Christian: Hallo Katharina! Ja, das ist richtig. Ich habe Ostasienwissenschaften mit Schwerpunkt Japan studiert, weshalb es natürlich naheliegend war, nach Japan zu gehen. Regional- oder Sprachwissenschaften machen es vergleichsweise einfach für einen Teil des Studiums und danach ins Ausland zu gehen. Ich war die zwei Jahre aber nicht an einem Stück in Japan, sondern bin zwischenzeitlich immer mal wieder zurück nach Deutschland, um mein Studium fortzusetzen oder zu arbeiten.
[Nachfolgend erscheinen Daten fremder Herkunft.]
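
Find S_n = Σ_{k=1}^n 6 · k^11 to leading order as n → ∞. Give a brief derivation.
S_n ~ n^12 / 2

By integral comparison (Euler-Maclaurin), Σ_{k=1}^n 6 · k^11 = 6 · ∫_0^n x^11 dx + O(n^11) = 6 · n^12/12 = n^12 / 2 + O(n^11). (Equivalently, Faulhaber's formula gives the same leading term.)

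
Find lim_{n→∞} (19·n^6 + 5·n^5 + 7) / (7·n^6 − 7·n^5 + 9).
lim = 19/7

For large n the leading n^6 terms dominate both numerator and denominator. Dividing top and bottom by n^6, every other term tends to 0, leaving 19/7.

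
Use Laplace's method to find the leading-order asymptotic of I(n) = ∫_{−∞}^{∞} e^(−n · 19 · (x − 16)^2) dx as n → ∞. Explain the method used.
I(n) = sqrt(π/(19n))

Here φ(x) = 19 · (x − 16)^2 has its unique minimum at x* = 16 with φ(x*) = 0 and φ''(x*) = 38. Laplace's method gives
  I(n) ~ e^(−n φ(x*)) · sqrt(2π / (n · φ''(x*))) = sqrt(2π / (38n)) = sqrt(π/(19n)).
This is exact: substituting u = (x − 16)·sqrt(19n) gives I(n) = (1/sqrt(19n)) ∫_{−∞}^{∞} e^(−u^2) du = sqrt(π/(19n)).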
In Japan habe ich studiert und ein Praktikum bei der Deutschen Industrie- und Handelskammer gemacht. Später bin ich wieder zurück, um dort meine Abschlussarbeit zu schreiben.
W&T Japan: Wie bist du darauf gekommen, Ostasienwissenschaften zu studieren? Das ist ja nicht der alltäglichste Studiengang.
Christian: Ich wollte unbedingt etwas mit internationaler Perspektive studieren, um später gute Chancen zu haben, im Ausland zu arbeiten. Ich habe mich also gezielt für die Regionalwissenschaften entschieden, weil die Studiengänge sozusagen zwangsläufig zu einer Tätigkeit mit internationalem Bezug führen.
W&T Japan: Das ist sicher ein interessantes Berufsfeld. Wie bewertest du konkret die Arbeitschancen für Ausländer in Japan? Was ist deiner Meinung nach wichtig, um im Land der aufgehenden Sonne beruflich Fuß zu fassen?
Christian: Es gibt sicherlich Länder, in denen es beruflich einfacher ist Fuß zu fassen, aber unmöglich ist es nicht. Die besten Chancen haben vermutlich Fachkräfte mit technischer Ausbildung, die Erfahrung im Verkauf haben. Japan ist für den produzierenden, deutschen Mittelstand neben China ein interessanter Auslandsmarkt. Um aber die enge Anbindung an das deutsche Mutterhaus nicht zu verlieren, entsenden die Unternehmen gerne deutsche Führungskräfte. Die sollten sich dann nach Möglichkeit mit den Produkten auskennen, verkaufen können und am besten auch noch Japanisch sprechen. Wer entsprechend qualifiziert ist, sollte keine großen Schwierigkeiten haben eine Stelle zu finden.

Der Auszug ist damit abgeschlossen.